14. The method according to claim 11, wherein the processing the at least one third reference information to obtain at least one modality information corresponding to the at least one third modality information comprises:

rewriting the at least one third reference information to obtain rewritten content;

and obtaining at least one type of modal information corresponding to the at least one type of third modal information according to the rewritten content.

15. The method according to claim 14, wherein obtaining at least one modality information corresponding to the at least one third modality information according to the rewritten content comprises:

determining the rewritten content as at least one type of modality information corresponding to the at least one type of third modality information; alternatively, the first and second electrodes may be,

and combining the rewritten contents according to the at least one third modality information to obtain at least one modality information corresponding to the at least one third modality information.

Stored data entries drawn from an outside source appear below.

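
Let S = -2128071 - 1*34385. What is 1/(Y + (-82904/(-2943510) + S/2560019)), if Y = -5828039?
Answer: -3767720763345/21958426626371953147 ≈ -1.7158e-7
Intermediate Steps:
S = -2162456 (S = -2128071 - 34385 = -2162456)
1/(Y + (-82904/(-2943510) + S/2560019)) = 1/(-5828039 + (-82904/(-2943510) - 2162456/2560019)) = 1/(-5828039 + (-82904*(-1/2943510) - 2162456*1/2560019)) = 1/(-5828039 + (41452/1471755 - 2162456/2560019)) = 1/(-5828039 - 3076487522692/3767720763345) = 1/(-21958426626371953147/3767720763345) = -3767720763345/21958426626371953147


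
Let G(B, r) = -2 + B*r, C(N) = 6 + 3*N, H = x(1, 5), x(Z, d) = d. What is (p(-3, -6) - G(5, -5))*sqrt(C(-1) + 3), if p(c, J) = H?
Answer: 32*sqrt(6) ≈ 78.384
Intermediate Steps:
H = 5
p(c, J) = 5
(p(-3, -6) - G(5, -5))*sqrt(C(-1) + 3) = (5 - (-2 + 5*(-5)))*sqrt((6 + 3*(-1)) + 3) = (5 - (-2 - 25))*sqrt((6 - 3) + 3) = (5 - 1*(-27))*sqrt(3 + 3) = (5 + 27)*sqrt(6) = 32*sqrt(6)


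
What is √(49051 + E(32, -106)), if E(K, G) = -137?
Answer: √48914 ≈ 221.17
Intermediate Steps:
√(49051 + E(32, -106)) = √(49051 - 137) = √48914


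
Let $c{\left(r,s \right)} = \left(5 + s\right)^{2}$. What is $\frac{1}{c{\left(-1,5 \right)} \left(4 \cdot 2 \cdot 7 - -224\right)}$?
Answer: $\frac{1}{28000} \approx 3.5714 \cdot 10^{-5}$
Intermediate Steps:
$\frac{1}{c{\left(-1,5 \right)} \left(4 \cdot 2 \cdot 7 - -224\right)} = \frac{1}{\left(5 + 5\right)^{2} \left(4 \cdot 2 \cdot 7 - -224\right)} = \frac{1}{10^{2} \left(8 \cdot 7 + 224\right)} = \frac{1}{100 \left(56 + 224\right)} = \frac{1}{100 \cdot 280} = \frac{1}{28000}$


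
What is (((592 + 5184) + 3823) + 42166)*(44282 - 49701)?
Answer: -280514535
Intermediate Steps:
(((592 + 5184) + 3823) + 42166)*(44282 - 49701) = ((5776 + 3823) + 42166)*(-5419) = (9599 + 42166)*(-5419) = 51765*(-5419) = -280514535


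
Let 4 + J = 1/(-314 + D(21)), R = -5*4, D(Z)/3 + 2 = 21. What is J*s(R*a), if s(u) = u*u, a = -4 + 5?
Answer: -411600/257 ≈ -1601.6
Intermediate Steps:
D(Z) = 57 (D(Z) = -6 + 3*21 = -6 + 63 = 57)
a = 1
R = -20
s(u) = u**2
J = -1029/257 (J = -4 + 1/(-314 + 57) = -4 + 1/(-257) = -4 - 1/257 = -1029/257 ≈ -4.0039)
J*s(R*a) = -1029*(-20*1)**2/257 = -1029/257*(-20)**2 = -1029/257*400 = -411600/257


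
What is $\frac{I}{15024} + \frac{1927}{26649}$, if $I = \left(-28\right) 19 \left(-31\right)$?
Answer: $\frac{830579}{709884} \approx 1.17$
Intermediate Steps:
$I = 16492$ ($I = \left(-532\right) \left(-31\right) = 16492$)
$\frac{I}{15024} + \frac{1927}{26649} = \frac{16492}{15024} + \frac{1927}{26649} = 16492 \cdot \frac{1}{15024} + 1927 \cdot \frac{1}{26649} = \frac{4123}{3756} + \frac{41}{567} = \frac{830579}{709884}$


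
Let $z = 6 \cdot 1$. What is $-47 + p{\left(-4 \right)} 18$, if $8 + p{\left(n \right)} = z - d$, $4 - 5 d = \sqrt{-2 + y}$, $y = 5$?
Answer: $- \frac{487}{5} + \frac{18 \sqrt{3}}{5} \approx -91.165$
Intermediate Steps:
$d = \frac{4}{5} - \frac{\sqrt{3}}{5}$ ($d = \frac{4}{5} - \frac{\sqrt{-2 + 5}}{5} = \frac{4}{5} - \frac{\sqrt{3}}{5} \approx 0.45359$)
$z = 6$
$p{\left(n \right)} = - \frac{14}{5} + \frac{\sqrt{3}}{5}$ ($p{\left(n \right)} = -8 + \left(6 - \left(\frac{4}{5} - \frac{\sqrt{3}}{5}\right)\right) = -8 + \left(\frac{26}{5} + \frac{\sqrt{3}}{5}\right) = - \frac{14}{5} + \frac{\sqrt{3}}{5}$)
$-47 + p{\left(-4 \right)} 18 = -47 + \left(- \frac{14}{5} + \frac{\sqrt{3}}{5}\right) 18 = -47 - \left(\frac{252}{5} - \frac{18 \sqrt{3}}{5}\right) = - \frac{487}{5} + \frac{18 \sqrt{3}}{5}$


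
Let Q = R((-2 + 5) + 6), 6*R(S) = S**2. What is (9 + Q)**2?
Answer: 2025/4 ≈ 506.25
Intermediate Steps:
R(S) = S**2/6
Q = 27/2 (Q = ((-2 + 5) + 6)**2/6 = (3 + 6)**2/6 = (1/6)*9**2 = (1/6)*81 = 27/2 ≈ 13.500)
(9 + Q)**2 = (9 + 27/2)**2 = (45/2)**2 = 2025/4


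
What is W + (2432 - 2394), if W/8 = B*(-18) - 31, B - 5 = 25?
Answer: -4530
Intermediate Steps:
B = 30 (B = 5 + 25 = 30)
W = -4568 (W = 8*(30*(-18) - 31) = 8*(-540 - 31) = 8*(-571) = -4568)
W + (2432 - 2394) = -4568 + (2432 - 2394) = -4568 + 38 = -4530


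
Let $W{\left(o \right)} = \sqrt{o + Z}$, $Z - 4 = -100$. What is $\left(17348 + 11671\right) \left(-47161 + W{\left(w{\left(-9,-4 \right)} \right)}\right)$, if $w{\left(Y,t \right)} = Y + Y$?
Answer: $-1368565059 + 29019 i \sqrt{114} \approx -1.3686 \cdot 10^{9} + 3.0984 \cdot 10^{5} i$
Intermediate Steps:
$Z = -96$ ($Z = 4 - 100 = -96$)
$w{\left(Y,t \right)} = 2 Y$
$W{\left(o \right)} = \sqrt{-96 + o}$ ($W{\left(o \right)} = \sqrt{o - 96} = \sqrt{-96 + o}$)
$\left(17348 + 11671\right) \left(-47161 + W{\left(w{\left(-9,-4 \right)} \right)}\right) = \left(17348 + 11671\right) \left(-47161 + \sqrt{-96 + 2 \left(-9\right)}\right) = 29019 \left(-47161 + \sqrt{-96 - 18}\right) = 29019 \left(-47161 + \sqrt{-114}\right) = 29019 \left(-47161 + i \sqrt{114}\right) = -1368565059 + 29019 i \sqrt{114}$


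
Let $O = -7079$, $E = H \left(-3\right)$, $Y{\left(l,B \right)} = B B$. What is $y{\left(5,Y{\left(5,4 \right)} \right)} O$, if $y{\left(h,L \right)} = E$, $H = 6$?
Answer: $127422$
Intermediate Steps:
$Y{\left(l,B \right)} = B^{2}$
$E = -18$ ($E = 6 \left(-3\right) = -18$)
$y{\left(h,L \right)} = -18$
$y{\left(5,Y{\left(5,4 \right)} \right)} O = \left(-18\right) \left(-7079\right) = 127422$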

16. The method according to any one of claims 7-15, wherein one modality of the at least one second modality information is a text modality, a speech modality, an image modality, or a video modality.

17. A multimodal information processing apparatus, comprising:

the first acquisition module is used for acquiring at least one type of first modality information;

the determining module is used for determining multi-modal information corresponding to the at least one first modal information according to the at least one first modal information;

and the output module is used for outputting the multi-mode information.

18. A multimodal information processing apparatus, comprising:

a first obtaining module, configured to obtain first training data, where the first training data includes: at least one second modality information;

a first training module for training a pre-training language model by the first training data;

19. An electronic device, comprising:

a processor and a memory for storing a computer program, the processor for invoking and executing the computer program stored in the memory to perform the method of any one of claims 1 to 16.

20. A computer-readable storage medium for storing a computer program which causes a computer to perform the method of any one of claims 1 to 16.